The World Bank has revised its global growth forecast for this year to 2.4 percent from an earlier projection of 2.9 percent, citing sluggish demand in advanced economies, low commodity prices, weak trade and reduced capital flows.
Commodity-exporting emerging market nations have struggled to adapt to lower commodity prices, accounting for half of the downward revision, Reuters cited the bank as saying in a new report.
The World Bank now expects these economies to grow at a meager 0.4 percent pace this year, a downward revision of 1.2 percentage points from a previous projection made in January.
Commodity-importing emerging market countries are faring better, but the benefits of lower energy and other goods have been slow to materialize, the bank said in its latest Global Economic Prospects report.

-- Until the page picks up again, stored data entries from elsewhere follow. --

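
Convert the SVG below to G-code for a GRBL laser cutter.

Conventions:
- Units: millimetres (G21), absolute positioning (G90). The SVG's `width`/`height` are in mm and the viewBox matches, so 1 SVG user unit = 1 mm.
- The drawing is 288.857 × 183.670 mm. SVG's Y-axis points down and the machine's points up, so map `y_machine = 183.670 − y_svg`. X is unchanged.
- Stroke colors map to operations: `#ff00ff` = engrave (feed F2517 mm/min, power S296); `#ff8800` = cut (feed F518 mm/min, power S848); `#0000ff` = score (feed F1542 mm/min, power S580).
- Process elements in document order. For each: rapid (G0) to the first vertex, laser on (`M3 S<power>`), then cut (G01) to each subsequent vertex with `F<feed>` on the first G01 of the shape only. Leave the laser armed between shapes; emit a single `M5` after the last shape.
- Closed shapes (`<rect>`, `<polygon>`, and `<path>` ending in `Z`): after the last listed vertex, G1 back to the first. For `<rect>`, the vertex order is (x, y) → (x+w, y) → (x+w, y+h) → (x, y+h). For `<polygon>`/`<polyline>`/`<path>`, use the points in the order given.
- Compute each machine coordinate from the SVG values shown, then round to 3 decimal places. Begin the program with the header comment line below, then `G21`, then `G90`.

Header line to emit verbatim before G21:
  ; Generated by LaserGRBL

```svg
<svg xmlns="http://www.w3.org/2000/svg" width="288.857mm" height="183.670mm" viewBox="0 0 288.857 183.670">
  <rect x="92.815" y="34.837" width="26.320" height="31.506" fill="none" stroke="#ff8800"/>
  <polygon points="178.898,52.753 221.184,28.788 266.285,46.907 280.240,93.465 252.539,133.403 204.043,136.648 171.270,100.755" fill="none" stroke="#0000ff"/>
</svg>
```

; Generated by LaserGRBL
G21
G90
G0 X92.815 Y148.833
M3 S848
G01 X119.135 Y148.833 F518
G01 X119.135 Y117.327
G01 X92.815 Y117.327
G01 X92.815 Y148.833
G0 X178.898 Y130.917
M3 S580
G01 X221.184 Y154.882 F1542
G01 X266.285 Y136.763
G01 X280.240 Y90.205
G01 X252.539 Y50.267
G01 X204.043 Y47.022
G01 X171.270 Y82.915
G01 X178.898 Y130.917
M5

1 u = 1 mm; y_m = 183.670 − y.

[1] `<rect>` rectangle, #ff8800→cut S848 F518: (92.815,148.833) → (119.135,148.833) → (119.135,117.327) → (92.815,117.327) → (92.815,148.833) (closed)

[2] `<polygon>` regular polygon, #0000ff→score S580 F1542: (178.898,130.917) → (221.184,154.882) → (266.285,136.763) → (280.240,90.205) → (252.539,50.267) → (204.043,47.022) → (171.270,82.915) → (178.898,130.917) (closed)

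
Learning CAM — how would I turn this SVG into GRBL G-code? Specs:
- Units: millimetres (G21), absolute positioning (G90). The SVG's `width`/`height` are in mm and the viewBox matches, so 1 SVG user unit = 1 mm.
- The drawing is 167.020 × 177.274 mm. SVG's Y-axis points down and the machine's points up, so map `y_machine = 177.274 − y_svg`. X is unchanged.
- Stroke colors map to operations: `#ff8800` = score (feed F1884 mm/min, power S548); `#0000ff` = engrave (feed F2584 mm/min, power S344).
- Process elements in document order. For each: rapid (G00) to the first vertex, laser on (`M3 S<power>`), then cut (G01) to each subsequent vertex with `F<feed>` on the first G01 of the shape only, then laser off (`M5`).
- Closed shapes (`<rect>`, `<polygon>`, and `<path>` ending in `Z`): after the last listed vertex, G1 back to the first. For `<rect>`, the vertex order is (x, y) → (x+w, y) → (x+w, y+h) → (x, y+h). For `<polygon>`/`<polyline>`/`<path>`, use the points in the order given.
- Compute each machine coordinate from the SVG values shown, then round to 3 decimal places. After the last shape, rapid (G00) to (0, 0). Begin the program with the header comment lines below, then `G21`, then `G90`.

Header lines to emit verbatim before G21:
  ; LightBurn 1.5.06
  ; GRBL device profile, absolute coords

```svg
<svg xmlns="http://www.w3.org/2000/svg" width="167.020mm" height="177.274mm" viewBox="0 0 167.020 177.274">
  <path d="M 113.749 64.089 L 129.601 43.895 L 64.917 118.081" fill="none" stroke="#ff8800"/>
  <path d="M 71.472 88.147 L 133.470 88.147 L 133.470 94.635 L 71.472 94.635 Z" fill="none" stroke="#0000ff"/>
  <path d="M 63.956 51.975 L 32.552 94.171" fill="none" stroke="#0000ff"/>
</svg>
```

1 u = 1 mm; y_m = 177.274 − y.

[1] `<path>` open polyline, #ff8800→score S548 F1884: (113.749,113.185) → (129.601,133.379) → (64.917,59.193)

[2] `<path>` rectangle, #0000ff→engrave S344 F2584: (71.472,89.127) → (133.470,89.127) → (133.470,82.639) → (71.472,82.639) → (71.472,89.127) (closed)

[3] `<path>` line segment, #0000ff→engrave S344 F2584: (63.956,125.299) → (32.552,83.103)

; LightBurn 1.5.06
; GRBL device profile, absolute coords
G21
G90
G00 X113.749 Y113.185
M3 S548
G01 X129.601 Y133.379 F1884
G01 X64.917 Y59.193
M5
G00 X71.472 Y89.127
M3 S344
G01 X133.470 Y89.127 F2584
G01 X133.470 Y82.639
G01 X71.472 Y82.639
G01 X71.472 Y89.127
M5
G00 X63.956 Y125.299
M3 S344
G01 X32.552 Y83.103 F2584
M5
G00 X0.000 Y0.000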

It now expects growth in these countries will reach 5.8 percent, down a tenth of a percentage point from the January forecast.
“As advanced economies struggle to gain traction, most economies in South and East Asia are growing solidly, as are commodity-importing emerging economies around the world,” World Bank Chief Economist Kaushik Basu was quoted as saying in a statement.
However, he cautioned that the rapid rise of private debt in several emerging and developing economies posed a risk to growth should non-performing bank loans rise.
Among major emerging market economies, the World Bank kept China’s growth forecast unchanged at 6.7 percent this year after 2015 growth of 6.9 percent.
India’s growth is expected to hold steady at 7.6 percent this year, while Brazil and Russia are projected to remain in deeper recessions than forecast in January.